Reminder – Call for chapters: Call Me by Your Name edited collection
Reminder – Call for chapters:
Call Me by Your Name edited collection
Editors: Edward Lamberti and Michael Williams
The film Call Me by Your Name (2017), adapted by James Ivory from André Aciman’s novel and directed by Luca Guadagnino, has been passionately received among audiences and critics ever since its release. A love story between seventeen-year-old Elio (Timothée Chalamet) and graduate student Oliver (Armie Hammer), and set in 1983 “Somewhere in northern Italy”, as an opening caption tells us, Call Me by Your Name presents a gay relationship in a romantic idyll seemingly untroubled by outside pressures, prejudices or tragedy. While this means it offers audiences welcome opportunities to swoon in front of an LGBTQ+ romance that equals classic heterosexual romances onscreen, its relevance or political significance today may not be immediately apparent. And yet the film is abundantly infused with narrative, thematic and stylistic elements that can be read as speaking powerfully to questions of sexual identity for modern audiences. We believe this ravishing and complex film warrants wider study.
We are therefore planning an edited collection on Call Me by Your Name. We would like to address how the film helps inform our understanding of contemporary sexual identity and romance.
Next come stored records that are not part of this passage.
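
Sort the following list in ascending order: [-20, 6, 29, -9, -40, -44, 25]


Original list: [-20, 6, 29, -9, -40, -44, 25]
Repeatedly take the smallest remaining element:
  Remaining [-20, 6, 29, -9, -40, -44, 25] -> smallest is -44
  Remaining [-20, 6, 29, -9, -40, 25] -> smallest is -40
  Remaining [-20, 6, 29, -9, 25] -> smallest is -20
  Remaining [6, 29, -9, 25] -> smallest is -9
  Remaining [6, 29, 25] -> smallest is 6
  Remaining [29, 25] -> smallest is 25
  Remaining [29] -> smallest is 29
Collecting the picks in order gives the sorted list.
Final answer: [-44, -40, -20, -9, 6, 25, 29]


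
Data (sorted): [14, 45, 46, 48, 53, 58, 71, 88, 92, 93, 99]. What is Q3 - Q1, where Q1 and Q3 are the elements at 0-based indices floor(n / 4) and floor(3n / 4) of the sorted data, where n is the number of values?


The data has n = 11 elements.
Q1 index = floor(11 / 4) = floor(2.75) = 2; Q3 index = floor(3 * 11 / 4) = floor(8.25) = 8
Q1 = element at index 2 = 46
Q3 = element at index 8 = 92
IQR = 92 - 46 = 46
Final answer: 46


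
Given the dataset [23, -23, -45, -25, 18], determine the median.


First, sort the list: [-45, -25, -23, 18, 23]
The list has 5 elements (odd count).
The middle index is 2 (0-based), and the element there is -23.
Final answer: -23


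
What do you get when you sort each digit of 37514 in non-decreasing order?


The number 37514 has digits: 3, 7, 5, 1, 4
Sorted: 1, 3, 4, 5, 7
Joining the sorted digits gives the result.
Final answer: 13457


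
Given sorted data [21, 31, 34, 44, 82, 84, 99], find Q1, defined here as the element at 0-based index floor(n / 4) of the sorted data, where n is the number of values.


The list has n = 7 elements.
Q1 index = floor(7 / 4) = floor(1.75) = 1
Counting from index 0 in the sorted data, the element at index 1 is 31.
Final answer: 31


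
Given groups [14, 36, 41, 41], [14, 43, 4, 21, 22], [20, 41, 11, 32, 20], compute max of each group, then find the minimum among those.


Find max of each group:
  Group 1: [14, 36, 41, 41] -> max = 41
  Group 2: [14, 43, 4, 21, 22] -> max = 43
  Group 3: [20, 41, 11, 32, 20] -> max = 41
Maxes: [41, 43, 41]
Minimum of maxes = 41
Final answer: 41


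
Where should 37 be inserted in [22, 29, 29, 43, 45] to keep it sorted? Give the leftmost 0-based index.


List is sorted: [22, 29, 29, 43, 45]
We need the leftmost position where 37 can be inserted, i.e. the first index whose element is >= 37 (or the end of the list if none is).
Binary search with low=0, high=5 (0-based indices):
  low=0, high=5, mid=2: a[2]=29 < 37, so low = 3
  low=3, high=5, mid=4: a[4]=45 >= 37, so high = 4
  low=3, high=4, mid=3: a[3]=43 >= 37, so high = 3
Now low = high = 3, so the insertion index is 3.
Final answer: 3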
To what extent does it focus on Elio and Oliver’s relationship specifically and to what extent does it tell a more generalised love story? What tensions exist between the specific and the general, between the open and the hidden, between the past and the present? We are looking for chapters that will interrogate these questions in exciting and thought-provoking ways.
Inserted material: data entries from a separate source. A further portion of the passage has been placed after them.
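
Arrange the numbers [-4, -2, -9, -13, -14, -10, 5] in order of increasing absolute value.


Compute absolute values:
  |-4| = 4
  |-2| = 2
  |-9| = 9
  |-13| = 13
  |-14| = 14
  |-10| = 10
  |5| = 5
Absolute values in increasing order: 2 < 4 < 5 < 9 < 10 < 13 < 14
Listing the original numbers in that order gives the answer.
Final answer: [-2, -4, 5, -9, -10, -13, -14]


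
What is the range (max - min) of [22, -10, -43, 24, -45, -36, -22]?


Maximum value: 24
Minimum value: -45
Range = 24 - (-45) = 69
Final answer: 69


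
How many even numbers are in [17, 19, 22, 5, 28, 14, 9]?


Check each element:
  17 is odd
  19 is odd
  22 is even
  5 is odd
  28 is even
  14 is even
  9 is odd
Evens: [22, 28, 14]
Count of evens = 3
Final answer: 3


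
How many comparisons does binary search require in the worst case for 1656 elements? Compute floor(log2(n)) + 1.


Binary search halves the search space each step.
Maximum comparisons = floor(log2(1656)) + 1
log2(1656) = 10.6935
floor(log2(1656)) = 10, so 10 + 1 = 11
Final answer: 11


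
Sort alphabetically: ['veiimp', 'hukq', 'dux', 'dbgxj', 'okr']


Compare strings character by character (the first differing letter decides):
  'dbgxj' < 'dux' since 'b' < 'u' at position 2
  'dux' < 'hukq' since 'd' < 'h' at position 1
  'hukq' < 'okr' since 'h' < 'o' at position 1
  'okr' < 'veiimp' since 'o' < 'v' at position 1
Chaining these comparisons gives the alphabetical order.
Final answer: ['dbgxj', 'dux', 'hukq', 'okr', 'veiimp']


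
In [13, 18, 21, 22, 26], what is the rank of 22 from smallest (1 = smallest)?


Sort ascending: [13, 18, 21, 22, 26]
Find 22 in the sorted list.
22 is at position 4 (1-indexed).
Final answer: 4


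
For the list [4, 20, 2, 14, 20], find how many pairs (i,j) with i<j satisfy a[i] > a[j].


For each element, count the later elements that are smaller than it:
  4 (index 0): smaller elements after it = [2] -> 1
  20 (index 1): smaller elements after it = [2, 14] -> 2
  2 (index 2): smaller elements after it = [] -> 0
  14 (index 3): smaller elements after it = [] -> 0
Total inversions = 1 + 2 + 0 + 0 = 3
Final answer: 3


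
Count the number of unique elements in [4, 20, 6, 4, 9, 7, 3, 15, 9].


List all unique values:
Distinct values: [3, 4, 6, 7, 9, 15, 20]
Count = 7
Final answer: 7


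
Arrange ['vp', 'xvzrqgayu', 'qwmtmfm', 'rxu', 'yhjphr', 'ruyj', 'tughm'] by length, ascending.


Compute lengths:
  'vp' has length 2
  'xvzrqgayu' has length 9
  'qwmtmfm' has length 7
  'rxu' has length 3
  'yhjphr' has length 6
  'ruyj' has length 4
  'tughm' has length 5
Lengths in increasing order: 2 < 3 < 4 < 5 < 6 < 7 < 9
Listing the words in that order gives the answer.
Final answer: ['vp', 'rxu', 'ruyj', 'tughm', 'yhjphr', 'qwmtmfm', 'xvzrqgayu']


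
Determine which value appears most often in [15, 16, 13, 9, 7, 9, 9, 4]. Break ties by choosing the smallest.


Count the frequency of each value:
  4 appears 1 time(s)
  7 appears 1 time(s)
  9 appears 3 time(s)
  13 appears 1 time(s)
  15 appears 1 time(s)
  16 appears 1 time(s)
Maximum frequency is 3.
Only 9 reaches that frequency, so it is the mode.
Final answer: 9


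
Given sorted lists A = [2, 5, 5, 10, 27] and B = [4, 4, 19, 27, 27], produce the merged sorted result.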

The film has struck a chord with so many viewers. With this wide appeal in mind, we invite proposals for chapters of 6,000-8,000 words from established scholars, early-career researchers and students. Chapters could include the following topics, individually or in combination:
- Call Me by Your Name as a romance
- Depictions of sexuality, gender and religious identity in the film
- Call Me by Your Name in relation to contemporary LGBTQ+ cinema
- Call Me by Your Name as an adaptation of André Aciman’s novel
- The place of Call Me by Your Name in director Luca Guadagnino’s body of work
- Call Me by Your Name and the work of James Ivory
- Call Me by Your Name and heritage cinema
- Analysis of the film style of Call Me by Your Name
- Analysis of specific scenes from the film
- Call Me by Your Name and the era of its story (political, economic, spectre of AIDS pandemic)
- Uses of the past/looking back, within the film and in relation to the film itself
- Call Me by Your Name and antiquity
- Production design in the film (e.g. 1980s, summer villa, Italy, towns, countryside, seclusion and openness)
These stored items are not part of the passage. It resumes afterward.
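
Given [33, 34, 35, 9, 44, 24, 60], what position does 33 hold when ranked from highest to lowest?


Sort descending: [60, 44, 35, 34, 33, 24, 9]
Find 33 in the sorted list.
33 is at position 5.
Final answer: 5


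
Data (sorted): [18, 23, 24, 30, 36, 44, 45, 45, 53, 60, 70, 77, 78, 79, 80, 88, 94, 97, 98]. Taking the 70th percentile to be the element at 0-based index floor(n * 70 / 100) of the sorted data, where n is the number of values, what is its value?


The dataset has n = 19 elements.
Index = floor(19 * 70 / 100) = floor(1330 / 100) = floor(13.3) = 13
Counting from index 0 in the sorted data, the element at index 13 is 79.
Final answer: 79


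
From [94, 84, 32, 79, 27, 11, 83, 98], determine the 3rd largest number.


Sort descending: [98, 94, 84, 83, 79, 32, 27, 11]
The 3rd element (1-indexed) is at index 2.
Value = 84
Final answer: 84


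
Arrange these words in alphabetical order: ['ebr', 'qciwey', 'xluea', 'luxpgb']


Compare strings character by character (the first differing letter decides):
  'ebr' < 'luxpgb' since 'e' < 'l' at position 1
  'luxpgb' < 'qciwey' since 'l' < 'q' at position 1
  'qciwey' < 'xluea' since 'q' < 'x' at position 1
Chaining these comparisons gives the alphabetical order.
Final answer: ['ebr', 'luxpgb', 'qciwey', 'xluea']


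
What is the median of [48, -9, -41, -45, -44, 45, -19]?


First, sort the list: [-45, -44, -41, -19, -9, 45, 48]
The list has 7 elements (odd count).
The middle index is 3 (0-based), and the element there is -19.
Final answer: -19


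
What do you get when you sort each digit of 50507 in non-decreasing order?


The number 50507 has digits: 5, 0, 5, 0, 7
Sorted: 0, 0, 5, 5, 7
Joining the sorted digits gives the result.
Final answer: 00557


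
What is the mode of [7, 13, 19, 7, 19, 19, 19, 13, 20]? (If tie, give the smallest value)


Count the frequency of each value:
  7 appears 2 time(s)
  13 appears 2 time(s)
  19 appears 4 time(s)
  20 appears 1 time(s)
Maximum frequency is 4.
Only 19 reaches that frequency, so it is the mode.
Final answer: 19


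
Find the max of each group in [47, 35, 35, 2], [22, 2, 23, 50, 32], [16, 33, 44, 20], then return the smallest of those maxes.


Find max of each group:
  Group 1: [47, 35, 35, 2] -> max = 47
  Group 2: [22, 2, 23, 50, 32] -> max = 50
  Group 3: [16, 33, 44, 20] -> max = 44
Maxes: [47, 50, 44]
Minimum of maxes = 44
Final answer: 44


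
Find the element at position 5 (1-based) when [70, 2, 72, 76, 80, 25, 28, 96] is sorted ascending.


Sort ascending: [2, 25, 28, 70, 72, 76, 80, 96]
The 5th element (1-indexed) is at index 4.
Value = 72
Final answer: 72


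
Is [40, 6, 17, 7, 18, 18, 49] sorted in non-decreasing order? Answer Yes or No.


Check consecutive pairs:
  40 <= 6? False
  6 <= 17? True
  17 <= 7? False
  7 <= 18? True
  18 <= 18? True
  18 <= 49? True
2 consecutive pair(s) are out of order, so the list is not sorted.
Final answer: No


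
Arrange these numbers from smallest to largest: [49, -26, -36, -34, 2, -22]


Original list: [49, -26, -36, -34, 2, -22]
Repeatedly take the smallest remaining element:
  Remaining [49, -26, -36, -34, 2, -22] -> smallest is -36
  Remaining [49, -26, -34, 2, -22] -> smallest is -34
  Remaining [49, -26, 2, -22] -> smallest is -26
  Remaining [49, 2, -22] -> smallest is -22
  Remaining [49, 2] -> smallest is 2
  Remaining [49] -> smallest is 49
Collecting the picks in order gives the sorted list.
Final answer: [-36, -34, -26, -22, 2, 49]


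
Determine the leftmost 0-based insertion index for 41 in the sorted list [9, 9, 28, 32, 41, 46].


List is sorted: [9, 9, 28, 32, 41, 46]
We need the leftmost position where 41 can be inserted, i.e. the first index whose element is >= 41 (or the end of the list if none is).
Binary search with low=0, high=6 (0-based indices):
  low=0, high=6, mid=3: a[3]=32 < 41, so low = 4
  low=4, high=6, mid=5: a[5]=46 >= 41, so high = 5
  low=4, high=5, mid=4: a[4]=41 >= 41, so high = 4
Now low = high = 4, so the insertion index is 4.
Final answer: 4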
- Marketing and distribution, critical reception, and audience/fan responses
- Analysis of Timothée Chalamet’s performance and emerging stardom
- Armie Hammer’s role in the film – the star as character actor
- Music in Call Me by Your Name (classical, 1980s, Sufjan Stevens’ original songs)
- Future directions of the story, such as the ‘unused’ sections of the novel and Aciman’s new sequel, Find Me (2019)
If you wish to propose a chapter, please send a 300-word proposal along with a 100-word biography to Edward Lamberti and Michael Williams at cmbyncollection@gmail.com. If you have any queries during the preparation of your proposal, please don’t hesitate to contact us.
Revised contributor dates: We are mindful of the fact that the coronavirus has impacted on the work of the academic community, that new ways of working all need urgent time devoted to them to ensure that things run as smoothly as possible for all and that we all need to take enough time to look after ourselves and others. We are very keen for our Call Me by Your Name edited collection project to continue but we want to make things as easy as possible for potential contributors by building some more time into the project. We had previously announced a deadline of 6 April for sending us proposals, with contributors’ chapters to be written by September. We have decided to extend the deadline for sending us proposals to Monday 13 July. We will select the proposals that we feel will make the best combination for the collection and we will inform all those who have sent us proposals of the outcome of the selection process by Monday 3 August. We would like the selected contributors to write their chapters by Monday 18 January 2021. We hope this gives you enough time to consider putting in a proposal if you haven’t already done so and would like to. We wish all lecturers, researchers and students the very best in this challenging time.